Since those initial conversations, Victory and the Collaboratory team have been working to organize a week-long learning experience that will be co-taught by State Department Senior Strategy Advisor Zvika Krieger and RISD faculty members Justin W. Cook and Enrique Martinez MID 98. “This program plays to RISD’s strengths,” Victory notes. “In partnering with the State Department for an immersive and collaborative experience, we aim to empower policy makers and strategists to be change agents who focus on the human aspects of every decision they make.”

“Policy-making organizations are still not inviting designers to the table where big decisions are made,” says Martinez, a senior critic in Architecture. “Now is the time to explore how key strategists in these organizations can use design tools to their advantage in the work they do.”

Cook points out that although “design has always been concerned with connecting thinking to doing, strategic design shapes ideas by reframing problems, defining opportunities, specifying intentions and stewarding efforts toward the realization of better outcomes.”

Diverse participants, collaborative process

During the program, which takes place at RISD from August 2–8, the two dozen strategists and policy makers selected to participate will work with concrete tools that help translate the idea of collaborative innovation from an abstract concept into a replicable process. The 14 women and 10 men participating come from a wide range of backgrounds, serve in diverse roles and are at various stages of their careers.

Among the participants is a former spokesperson for the US Embassy in Kabul and a former US chargé d’affaires to Venezuela who was expelled from Venezuela by that country’s president. There’s also a subject matter expert for the CIA’s Thinkspace, a Department of Defense advisor for Special Operations and Irregular Warfare, a social entrepreneur and “philanthropunk,” a process improvement consultant for the Federal Deposit Insurance Corporation, an energy efficiency expert and community liaison from the US Department of Housing and Urban Development, and a FEMA project specialist for the US Department of Health and Human Services. All participants share a desire to learn more about what human-centered design can bring to the arena of public policy.

“We are thrilled with this cohort,” notes Storrow, a senior advisor for innovation and director of The Collaboratory.  “They’re a remarkable group of people. It will be fascinating to see what they do together at the Institute. We’re also looking forward to seeing how they introduce design methods when they get back to their workplaces.

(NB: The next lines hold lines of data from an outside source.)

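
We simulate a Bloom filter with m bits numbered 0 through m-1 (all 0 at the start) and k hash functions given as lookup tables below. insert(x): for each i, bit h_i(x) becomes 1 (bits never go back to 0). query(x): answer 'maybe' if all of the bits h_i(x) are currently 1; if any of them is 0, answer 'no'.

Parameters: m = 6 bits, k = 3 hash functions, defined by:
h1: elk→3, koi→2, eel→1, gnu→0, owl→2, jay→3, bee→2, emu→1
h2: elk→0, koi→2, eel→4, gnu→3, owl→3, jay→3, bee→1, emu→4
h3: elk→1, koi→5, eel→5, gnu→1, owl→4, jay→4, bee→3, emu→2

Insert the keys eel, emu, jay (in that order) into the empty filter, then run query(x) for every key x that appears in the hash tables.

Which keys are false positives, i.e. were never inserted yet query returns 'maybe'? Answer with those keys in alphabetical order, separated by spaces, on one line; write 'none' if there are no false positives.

Answer: bee koi owl

Derivation:
Start: bits=000000
After insert 'eel': sets bits 1 4 5 -> bits=010011
After insert 'emu': sets bits 1 2 4 -> bits=011011
After insert 'jay': sets bits 3 4 -> bits=011111
Not inserted: bee elk gnu koi owl — query each against bits=011111:
query bee: checks bit1=1, bit2=1, bit3=1 (all 1) -> maybe => FALSE POSITIVE
query elk: checks bit0=0, bit1=1, bit3=1 (has a 0) -> no => not a false positive
query gnu: checks bit0=0, bit1=1, bit3=1 (has a 0) -> no => not a false positive
query koi: checks bit2=1, bit5=1 (all 1) -> maybe => FALSE POSITIVE
query owl: checks bit2=1, bit3=1, bit4=1 (all 1) -> maybe => FALSE POSITIVE
False positives (alphabetical): bee koi owl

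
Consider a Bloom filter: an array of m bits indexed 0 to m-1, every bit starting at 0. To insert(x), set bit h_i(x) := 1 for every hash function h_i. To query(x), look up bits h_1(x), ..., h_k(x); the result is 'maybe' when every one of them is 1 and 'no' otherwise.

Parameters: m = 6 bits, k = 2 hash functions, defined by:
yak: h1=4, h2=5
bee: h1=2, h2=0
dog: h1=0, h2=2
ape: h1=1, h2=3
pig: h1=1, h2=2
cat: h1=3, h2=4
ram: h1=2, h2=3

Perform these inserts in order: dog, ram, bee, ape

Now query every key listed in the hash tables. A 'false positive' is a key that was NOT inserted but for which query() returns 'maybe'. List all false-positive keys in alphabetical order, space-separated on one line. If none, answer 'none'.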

Clearly, none of this would be happening without RISD. RISD is magic!”

After an introduction to the design process and hearing from experts in strategic design, participants will grapple with a case study based on the decentralized models of electrical power supply that are currently challenging traditional electricity production paradigms around the world. Site visits to four regional enterprises focused on sustainability will be followed by two and a half days of intensive studio work. During that time, participants will collaborate in groups to develop proposed solutions that will ultimately be presented to a panel of guest critics poised to offer valuable feedback.

The energy market case study is expected to help policy makers begin to grasp the real value of the design process to the work they do. “We’ll use this platform to introduce a toolkit for design action that participants can take back to Washington and use in their everyday decision-making challenges,” says Martinez. “We’ll give them the foundation and confidence they need to chew up this kind of problem.”